“Write about your first home: your childhood home or your first apartment or house of your own.”
Wow, nearly 40 years on this earth and still, when I think of home, my mind goes back to 5711 Broomall Street in South Philadelphia. It’s the place of probably my biggest progress because it’s where I learned how to find myself. Even though it was cramped, and my room was like a broom closet, it is where most of my integral memories were formed. When I think of 5711 Broomall Street I think of…
Spring baseball. I used to tape up a bullseye on my closet door at right around the area where I felt like the strike zone would be. Then I would put a length of masking tape on the floor back by my window, and I would stand behind it. I would take the ball from my over the door basketball set and play out entire games. If I hit the strike zone it was an out. If I missed the strike zone it was a hit for the opposing team. I would play as if I was both sides, and I would be exhausted by the end.
Latchkey fun. I busted my head one day when we got home from school, in that “between time” before my mother arrived. I knew the leg of the stool was hanging on by a thread, but I still tested it. I still bounced on it. While I was on the phone with my nana one afternoon it completely collapsed, I crashed to the floor, and I hit my head hard on the radiator. It was winter so the thing was damn hot. I still have a spot on my head where hair won’t grow.
Getting locked out. Once, when I was riding public transportation home from school, I walked the several blocks home before realizing I didn’t have my key. It was the dead of winter — snow was on the ground — and I huddled out on the front stoop waiting for someone to come rescue me. Eventually, frozen as a popsicle, I realized I would have to do something. So I somehow clumsily climbed on the roof above the porch and jimmied open the window to my mom’s bedroom. The radiator was my friend that day.
Making out. In high school I got my first job and my first girlfriend, not necessarily in that order.
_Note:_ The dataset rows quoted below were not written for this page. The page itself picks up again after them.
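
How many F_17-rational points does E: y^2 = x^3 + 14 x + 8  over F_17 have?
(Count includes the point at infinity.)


For each x in F_17, count y with y^2 = x^3 + 14 x + 8 mod 17:
  x = 0: RHS = 8, y in [5, 12]  -> 2 point(s)
  x = 3: RHS = 9, y in [3, 14]  -> 2 point(s)
  x = 4: RHS = 9, y in [3, 14]  -> 2 point(s)
  x = 5: RHS = 16, y in [4, 13]  -> 2 point(s)
  x = 6: RHS = 2, y in [6, 11]  -> 2 point(s)
  x = 9: RHS = 13, y in [8, 9]  -> 2 point(s)
  x = 10: RHS = 9, y in [3, 14]  -> 2 point(s)
  x = 12: RHS = 0, y in [0]  -> 1 point(s)
Affine points: 15. Add the point at infinity: total = 16.

#E(F_17) = 16


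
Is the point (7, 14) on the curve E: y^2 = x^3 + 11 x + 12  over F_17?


Check whether y^2 = x^3 + 11 x + 12 (mod 17) for (x, y) = (7, 14).
LHS: y^2 = 14^2 mod 17 = 9
RHS: x^3 + 11 x + 12 = 7^3 + 11*7 + 12 mod 17 = 7
LHS != RHS

No, not on the curve


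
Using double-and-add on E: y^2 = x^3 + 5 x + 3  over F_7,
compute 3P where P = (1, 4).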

After school I would invite her back to the house even though I was supposed to be on my paper route, and we would make out for about an hour and a half each day, sometimes only stopping when we heard a car pull up outside. Sometimes I would even have to slip her out the back door. Yikes.
Making snow angels. It might have been the ghetto, and we might have been poor, but there are some things everyone did, one of which was snow angels. I recall times when the snow was still coming down thick and we would have a snow day from school. My sister and I would layer up, get on our boots, and drop down backward onto the carpet of snow, waving our arms out like we were butterflies. Mine never came out quite right, probably because I would always get up so quickly the snow would fill in part of my wings right away.
Tending the “garden.” The backyard was a lost cause, but my dad got it into his head that he was going to build a little garden back there one spring. We were pulled into service pulling massive amounts of weeds, mowing the overgrown yard, and raking the dirt when all the grass and weeds were gone. It was hot, sweaty work, and we hated every minute of it. It was not satisfying after the fact either, because the ground just wasn’t right for growing anything. The weeds eventually grew back.
Hiding beneath the stairs. I think of Harry Potter now, how in that first book he was stuck in the tiny space under the stairs, how much he hated it. It was the opposite for me. When we first moved into the house I remember racing through every room trying to find a small space to call my own, a place to hide. And there it was, waiting for me, and it looked just like that little room that Harry hated. I slid in there quiet as a mouse and made it my own. Eventually my mother decided to use it for various storage, but before that it was all mine. Shhhh.
Falling onto the couch. We called it “judu,” the art of standing on the arms of the couch and falling face first onto the couch cushions. It was such a rush, too, and I’m still not quite sure how we started doing it anyway. It was probably Joy’s idea, as most things back then were, and I followed along. The test was to hold our hands laced together behind our backs before we fell. If we unclasped our hands before we hit bottom we were disqualified and the other person won that round.
To this day I still think that “judu” was the ultimate rush. There were some really good times spent in and around that house, even though these days I spend more time thinking about the negatives than the positives. Time to fix that perception. This was a start.